Audiophiles have spent decades hunting down original pressing vinyl of Thriller because the CD versions often lacked the "space" of the vinyl. The 2022 24-bit FLAC finally bridges this gap. The Vincent Price rap, which can sound boxy on MP3, echoes into infinity in the lossless field. The creaking door, the footsteps, the howling wind—these sound effects are no longer background noise; they are spatial events. While Disc 1 is the original album remastered, Disc 2 of Thriller 40 is an audiophile treasure trove. It contains previously unreleased demos and outtakes, many of which have never seen a lossless release. Michael Jackson - Thriller 40 -2022- -FLAC 24-44-
Listen to the first 15 seconds. On a standard 16-bit CD or streaming MP3, the kick drum thuds, but the high-hat sizzle can sound brittle. In the 24-bit FLAC version, the low-end is cavernous yet controlled. The legendary bass synth line (played on a Yamaha CS-80) resonates with a subsonic weight that vibrates through the floor. The snare—that iconic, reverse-reverb crack—has a transient attack that isn't clipped. You feel the room around the drum. The 2022 remaster is the most analog-sounding digital
In a world where most music is consumed as compressed, disposable data, Thriller 40 in 24-bit/44.1kHz FLAC is an act of archaeological preservation. You are not just hearing "Beat It" again.

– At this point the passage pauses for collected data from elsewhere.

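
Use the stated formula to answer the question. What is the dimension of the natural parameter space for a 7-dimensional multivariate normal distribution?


Exponential family dimension calculation:
For 7-dim MVN: mean has 7 params, covariance has 7*8/2 = 28 unique entries.
Total dim = 7 + 28 = 35.

35


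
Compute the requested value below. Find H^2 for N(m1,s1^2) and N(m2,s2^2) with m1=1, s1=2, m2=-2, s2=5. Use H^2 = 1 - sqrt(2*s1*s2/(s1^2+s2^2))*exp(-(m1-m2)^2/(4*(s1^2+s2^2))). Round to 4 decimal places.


Squared Hellinger distance for Gaussians:
H^2 = 1 - sqrt(2*s1*s2/(s1^2+s2^2)) * exp(-(m1-m2)^2/(4*(s1^2+s2^2))).
s1^2 = 4, s2^2 = 25, s1^2+s2^2 = 29.
sqrt(2*2*5/(29)) = 0.830455.
(m1-m2)^2 = (3)^2 = 9.
exp(-9/(4*29)) = exp(-0.077586) = 0.925347.
H^2 = 1 - 0.830455*0.925347 = 0.2315

0.2315


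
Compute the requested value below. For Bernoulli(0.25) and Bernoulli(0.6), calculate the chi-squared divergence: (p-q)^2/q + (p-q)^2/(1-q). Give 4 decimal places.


Chi-squared divergence between Bernoulli distributions:
chi^2 = (p-q)^2/q + (p-q)^2/(1-q).
p = 0.25, q = 0.6, p-q = -0.35.
(p-q)^2 = 0.1225.
term1 = 0.1225/0.6 = 0.204167.
term2 = 0.1225/0.4 = 0.30625.
chi^2 = 0.204167 + 0.30625 = 0.5104

0.5104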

You are transported back to Westlake Studio in 1982, standing between the analog tape reels and the mixing console. The creaking door, the footsteps, the howling wind—these
For the average listener, this was a collection of nostalgic bonus tracks and a new remaster. But for the discerning audiophile, the release of format represents a watershed moment. It is the first time many of these iconic tracks have been made available in high-resolution, lossless digital audio that rivals (and arguably surpasses) the original analog master tapes.
Most importantly, listen to the separation. Jackson’s layered vocals (the main take, the doubles, the whispers) are no longer a pancake stack. In 24-bit, they are a 3D hologram centered in your soundstage. The panning of the string section moves from ear to ear with analog warmth, not digital harshness.